CONFÉRENCE DE LE BRUN


DISCOURS DE M. LE BRUN
SUR LE TABLEAU DU RAVISSEMENT DE SAINT PAUL

10 janvier 1671[1]

Le Ravissement de saint Paul (musée du Louvre)[w 1]
Messieurs,

Nous avons tâché de faire entendre dans les assemblées précédentes combien de choses étaient nécessaires aux peintres ; mais l’on ne s’était point encore imaginé qu’ils eussent une théologie muette, et que, par leurs figures, ils fissent connaître les mystères les plus cachés de notre religion. Néanmoins cela n’est pas nouveau. Les Égyptiens, les Grecs et les Romains n’ont pas ignoré cette belle partie : toute leur théologie était représentée sous des figures que les peintres et les sculpteurs avaient inventées.

Il ne faut donc pas s’étonner si je prétends aujourd’hui de vous faire voir que M. le Poussin a aussi parfaitement imité ces grands hommes dans cette partie toute mystérieuse qu’il les a suivis dans la justesse de leurs proportions et la beauté de leurs contours.

Le tableau que j’apporte ici de ce fameux peintre sera un exemple de cette partie toute spirituelle où chaque figure cache autant de mystères.

C’est, Messieurs, ce que je me suis proposé de vous faire voir par la suite de cet entretien.

Il faut premièrement remarquer dans ce tableau pourquoi M. le Poussin n’a mis que trois figures d’anges pour soutenir saint Paul, et pourquoi il les a peints dans l’aspect et dans l’action où ils sont, et d’où vient qu’il les a vêtus de la manière et de la couleur que nous les voyons. Toutes ces choses méritent un peu d’application pour en faire les remarques que nous voulons faire.

Nous commencerons donc par l’ange qui est le plus apparent. Cette figure paraît toute de profil ; son visage regarde en haut. Toutes les parties de son corps paraissent fortes et robustes ; son bras droit est étendu et soutient avec violence la jambe droite de saint Paul.
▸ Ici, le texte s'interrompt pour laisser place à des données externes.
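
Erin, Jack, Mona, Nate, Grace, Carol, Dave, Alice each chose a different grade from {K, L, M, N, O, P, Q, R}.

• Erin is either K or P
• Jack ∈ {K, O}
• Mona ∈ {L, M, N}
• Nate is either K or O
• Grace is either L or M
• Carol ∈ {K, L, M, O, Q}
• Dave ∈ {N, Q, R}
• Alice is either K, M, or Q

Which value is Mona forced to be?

N

The 8 variables together cover exactly {K, L, M, N, O, P, Q, R} — 8 values for 8 variables — and P appears only in Erin's list, so Erin = P.
The 7 still-open variables together cover exactly {K, L, M, N, O, Q, R} — 7 values for 7 variables — and R appears only in Dave's list, so Dave = R.
Among the 6 still-open variables, N fits only Mona (and all 6 values in {K, L, M, N, O, Q} must be used), so Mona = N.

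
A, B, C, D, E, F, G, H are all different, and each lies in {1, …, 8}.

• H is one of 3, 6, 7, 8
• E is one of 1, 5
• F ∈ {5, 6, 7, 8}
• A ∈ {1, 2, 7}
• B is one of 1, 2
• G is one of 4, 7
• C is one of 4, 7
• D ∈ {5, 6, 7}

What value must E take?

The 8 variables draw from only 8 values {1, 2, 3, 4, 5, 6, 7, 8}, so each is used; only H can be 3, hence H = 3.
The 7 still-open variables draw from only 7 values {1, 2, 4, 5, 6, 7, 8}, so each is used; only F can be 8, hence F = 8.
Among the 6 still-open variables, 6 fits only D (and all 6 values in {1, 2, 4, 5, 6, 7} must be used), so D = 6.
The 5 still-open variables together cover exactly {1, 2, 4, 5, 7} — 5 values for 5 variables — and 5 appears only in E's list, so E = 5.

5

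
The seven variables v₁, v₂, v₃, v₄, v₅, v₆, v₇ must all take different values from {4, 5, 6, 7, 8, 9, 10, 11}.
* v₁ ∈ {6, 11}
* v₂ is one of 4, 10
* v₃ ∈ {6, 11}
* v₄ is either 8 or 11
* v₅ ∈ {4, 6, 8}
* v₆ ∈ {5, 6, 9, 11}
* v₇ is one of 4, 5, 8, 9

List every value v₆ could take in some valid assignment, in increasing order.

Among the 7 variables, 10 fits only v₂ (and all 7 values in {4, 5, 6, 8, 9, 10, 11} must be used), so v₂ = 10.
v₁ and v₃ share exactly the 2 values {6, 11}; by pigeonhole those values go to them, so strike 6, 11 from v₄, v₅, v₆.
v₄ has just one choice, so v₄ = 8. Remove 8 from v₅, v₇.
v₅ has just one choice, so v₅ = 4. Strike 4 from v₇.
No further eliminations apply; v₆ can still be any of 5, 9.

5, 9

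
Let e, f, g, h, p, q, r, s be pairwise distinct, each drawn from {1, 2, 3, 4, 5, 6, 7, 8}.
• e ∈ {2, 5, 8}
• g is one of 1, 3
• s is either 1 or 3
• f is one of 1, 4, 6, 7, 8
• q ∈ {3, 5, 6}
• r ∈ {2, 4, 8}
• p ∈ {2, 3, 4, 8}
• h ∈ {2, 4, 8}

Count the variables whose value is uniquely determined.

3

The 8 variables draw from only 8 values {1, 2, 3, 4, 5, 6, 7, 8}, so each is used; only f can be 7, hence f = 7.
The 7 still-open variables together cover exactly {1, 2, 3, 4, 5, 6, 8} — 7 values for 7 variables — and 6 appears only in q's list, so q = 6.
The 6 still-open variables together cover exactly {1, 2, 3, 4, 5, 8} — 6 values for 6 variables — and 5 appears only in e's list, so e = 5.
The 2 variables g and s are confined to {1, 3}, which locks those values in; drop them from p.
Determined: e=5, f=7, q=6. The other variables each still have more than one consistent value. That makes 3.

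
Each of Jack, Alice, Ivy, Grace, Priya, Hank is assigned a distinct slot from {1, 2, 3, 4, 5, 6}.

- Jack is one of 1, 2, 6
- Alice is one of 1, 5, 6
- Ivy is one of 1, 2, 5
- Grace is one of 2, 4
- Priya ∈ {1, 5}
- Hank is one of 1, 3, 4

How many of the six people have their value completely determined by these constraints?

The 6 variables together cover exactly {1, 2, 3, 4, 5, 6} — 6 values for 6 variables — and 3 appears only in Hank's list, so Hank = 3.
The 5 still-open variables draw from only 5 values {1, 2, 4, 5, 6}, so each is used; only Grace can be 4, hence Grace = 4.
Determined: Grace=4, Hank=3. The other people each still have more than one consistent value. That makes 2.

2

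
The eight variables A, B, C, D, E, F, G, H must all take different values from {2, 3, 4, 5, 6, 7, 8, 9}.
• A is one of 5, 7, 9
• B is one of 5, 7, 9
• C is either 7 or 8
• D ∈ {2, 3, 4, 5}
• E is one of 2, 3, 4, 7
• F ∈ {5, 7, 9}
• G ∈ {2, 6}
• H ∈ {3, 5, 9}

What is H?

The 8 variables draw from only 8 values {2, 3, 4, 5, 6, 7, 8, 9}, so each is used; only G can be 6, hence G = 6.
Among the 7 still-open variables, 8 fits only C (and all 7 values in {2, 3, 4, 5, 7, 8, 9} must be used), so C = 8.
A, B, F share exactly the 3 values {5, 7, 9}; by pigeonhole those values go to them, so strike 5, 7, 9 from D, E, H.
So H = 3.

3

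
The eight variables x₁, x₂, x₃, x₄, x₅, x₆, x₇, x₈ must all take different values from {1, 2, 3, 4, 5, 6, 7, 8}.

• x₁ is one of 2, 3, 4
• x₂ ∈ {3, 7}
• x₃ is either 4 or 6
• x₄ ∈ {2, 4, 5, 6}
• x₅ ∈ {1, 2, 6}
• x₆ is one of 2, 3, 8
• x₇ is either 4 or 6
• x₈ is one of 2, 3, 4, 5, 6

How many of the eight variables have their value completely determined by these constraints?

Among the 8 variables, 1 fits only x₅ (and all 8 values in {1, 2, 3, 4, 5, 6, 7, 8} must be used), so x₅ = 1.
The 7 still-open variables together cover exactly {2, 3, 4, 5, 6, 7, 8} — 7 values for 7 variables — and 7 appears only in x₂'s list, so x₂ = 7.
The 6 still-open variables together cover exactly {2, 3, 4, 5, 6, 8} — 6 values for 6 variables — and 8 appears only in x₆'s list, so x₆ = 8.
x₃ and x₇ share exactly the 2 values {4, 6}; by pigeonhole those values go to them, so strike 4, 6 from x₁, x₄, x₈.
Determined: x₂=7, x₅=1, x₆=8. The other variables each still have more than one consistent value. That makes 3.

3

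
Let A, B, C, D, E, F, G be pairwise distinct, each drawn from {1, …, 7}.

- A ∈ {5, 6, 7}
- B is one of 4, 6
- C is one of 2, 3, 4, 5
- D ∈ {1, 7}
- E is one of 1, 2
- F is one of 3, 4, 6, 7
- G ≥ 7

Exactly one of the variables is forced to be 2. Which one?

E

G has just one choice, so G = 7. Remove 7 from A, D, F.
D's domain is down to {1}, so D = 1. Strike 1 from E.
So 2 goes to E.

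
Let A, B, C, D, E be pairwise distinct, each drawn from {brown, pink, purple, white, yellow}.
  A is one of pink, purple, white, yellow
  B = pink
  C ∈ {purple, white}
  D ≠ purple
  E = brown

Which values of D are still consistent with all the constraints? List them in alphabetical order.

white, yellow

B has just one choice, so B = pink. So A, D can't be pink.
E has just one choice, so E = brown. Eliminate brown elsewhere: D.
No further eliminations apply; D can still be any of white, yellow.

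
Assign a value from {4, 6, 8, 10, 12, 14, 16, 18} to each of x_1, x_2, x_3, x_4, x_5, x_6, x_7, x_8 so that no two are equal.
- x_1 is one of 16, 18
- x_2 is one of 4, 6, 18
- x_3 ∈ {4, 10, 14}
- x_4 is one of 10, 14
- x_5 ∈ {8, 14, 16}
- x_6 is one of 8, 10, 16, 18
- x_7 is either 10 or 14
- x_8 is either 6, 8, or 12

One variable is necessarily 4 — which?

x_3

The 8 variables draw from only 8 values {4, 6, 8, 10, 12, 14, 16, 18}, so each is used; only x_8 can be 12, hence x_8 = 12.
The 7 still-open variables together cover exactly {4, 6, 8, 10, 14, 16, 18} — 7 values for 7 variables — and 6 appears only in x_2's list, so x_2 = 6.
Among the 6 still-open variables, 4 fits only x_3 (and all 6 values in {4, 8, 10, 14, 16, 18} must be used), so x_3 = 4.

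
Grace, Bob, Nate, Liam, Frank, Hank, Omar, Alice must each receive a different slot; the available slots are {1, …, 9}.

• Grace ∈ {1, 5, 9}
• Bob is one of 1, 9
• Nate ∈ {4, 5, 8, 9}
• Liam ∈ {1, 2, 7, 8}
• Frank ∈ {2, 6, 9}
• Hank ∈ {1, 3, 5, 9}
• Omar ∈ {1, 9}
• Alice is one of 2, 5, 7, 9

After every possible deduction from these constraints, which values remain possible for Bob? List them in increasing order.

1, 9

Bob and Omar between them cover only {1, 9} — a naked pair. Remove those values from Grace, Nate, Liam, Frank, Hank, Alice.
Grace must be 5 (only option left). So Nate, Hank, Alice can't be 5.
Hank's domain is down to {3}, so Hank = 3.
No further eliminations apply; Bob can still be any of 1, 9.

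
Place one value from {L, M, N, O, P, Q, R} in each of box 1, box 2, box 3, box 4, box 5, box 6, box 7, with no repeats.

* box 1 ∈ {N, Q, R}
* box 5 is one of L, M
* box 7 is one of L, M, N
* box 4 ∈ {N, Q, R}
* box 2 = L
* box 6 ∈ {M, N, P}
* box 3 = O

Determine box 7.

N

box 2 must be L (only option left). So box 5, box 7 can't be L.
box 3's domain is down to {O}, so box 3 = O.
box 5 must be M (only option left). Eliminate M elsewhere: box 6, box 7.
So box 7 = N.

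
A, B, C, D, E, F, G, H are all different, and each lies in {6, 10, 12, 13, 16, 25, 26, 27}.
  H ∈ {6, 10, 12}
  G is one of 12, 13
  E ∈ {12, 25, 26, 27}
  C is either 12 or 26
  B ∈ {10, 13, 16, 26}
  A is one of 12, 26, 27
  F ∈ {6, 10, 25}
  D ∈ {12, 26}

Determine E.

The 8 variables draw from only 8 values {6, 10, 12, 13, 16, 25, 26, 27}, so each is used; only B can be 16, hence B = 16.
The 7 still-open variables draw from only 7 values {6, 10, 12, 13, 25, 26, 27}, so each is used; only G can be 13, hence G = 13.
C and D share exactly the 2 values {12, 26}; by pigeonhole those values go to them, so strike 12, 26 from A, E, H.
That leaves A = 27. Remove 27 from E.
So E = 25.

25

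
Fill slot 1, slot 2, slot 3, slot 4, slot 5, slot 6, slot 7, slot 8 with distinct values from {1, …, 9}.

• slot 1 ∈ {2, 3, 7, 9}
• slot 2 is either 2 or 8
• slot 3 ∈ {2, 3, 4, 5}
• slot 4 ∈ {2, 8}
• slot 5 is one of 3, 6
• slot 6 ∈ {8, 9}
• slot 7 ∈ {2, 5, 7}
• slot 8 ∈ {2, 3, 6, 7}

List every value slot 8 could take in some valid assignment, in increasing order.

3, 6, 7

The 8 variables draw from only 8 values {2, 3, 4, 5, 6, 7, 8, 9}, so each is used; only slot 3 can be 4, hence slot 3 = 4.
Among the 7 still-open variables, 5 fits only slot 7 (and all 7 values in {2, 3, 5, 6, 7, 8, 9} must be used), so slot 7 = 5.
slot 2 and slot 4 share exactly the 2 values {2, 8}; by pigeonhole those values go to them, so strike 2, 8 from slot 1, slot 6, slot 8.
slot 6 has just one choice, so slot 6 = 9. So slot 1 can't be 9.
No further eliminations apply; slot 8 can still be any of 3, 6, 7.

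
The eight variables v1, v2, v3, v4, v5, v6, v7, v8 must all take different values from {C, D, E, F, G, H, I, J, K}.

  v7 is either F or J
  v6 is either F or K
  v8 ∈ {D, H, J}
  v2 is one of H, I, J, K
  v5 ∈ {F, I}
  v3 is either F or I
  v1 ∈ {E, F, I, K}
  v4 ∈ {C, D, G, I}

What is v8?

The 2 variables v3 and v5 are confined to {F, I}, which locks those values in; drop them from v1, v2, v4, v6, v7.
That leaves v6 = K. Strike K from v1, v2.
v7 has just one choice, so v7 = J. Eliminate J elsewhere: v2, v8.
v1 must be E (only option left).
v2 must be H (only option left). So v8 can't be H.
So v8 = D.

D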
Cet ange est vêtu d’une draperie qui paraît d’une étoffe déliée ; sa couleur est d’un jaune doré. It a une étole fort riche qui lui ceint le corps ; ses jambes semblent encore soutenir la figure du saint.

L’autre figure d’ange qui est au côte gauche de saint Paul paraît presque toute dans l’ombre. Il a le visage de trois quarts et il regarde en haut ; son bras gauche soutient doucement la jambe gauche du saint qui est comme tombante en bas ; le vêtement de cet ange est d’un bleu obscur ; sa manche est retroussée sur son bras et toute son action paraît moins forte et moins violente que celle du premier, et tous ces deux anges ne montrent que chacun un bras.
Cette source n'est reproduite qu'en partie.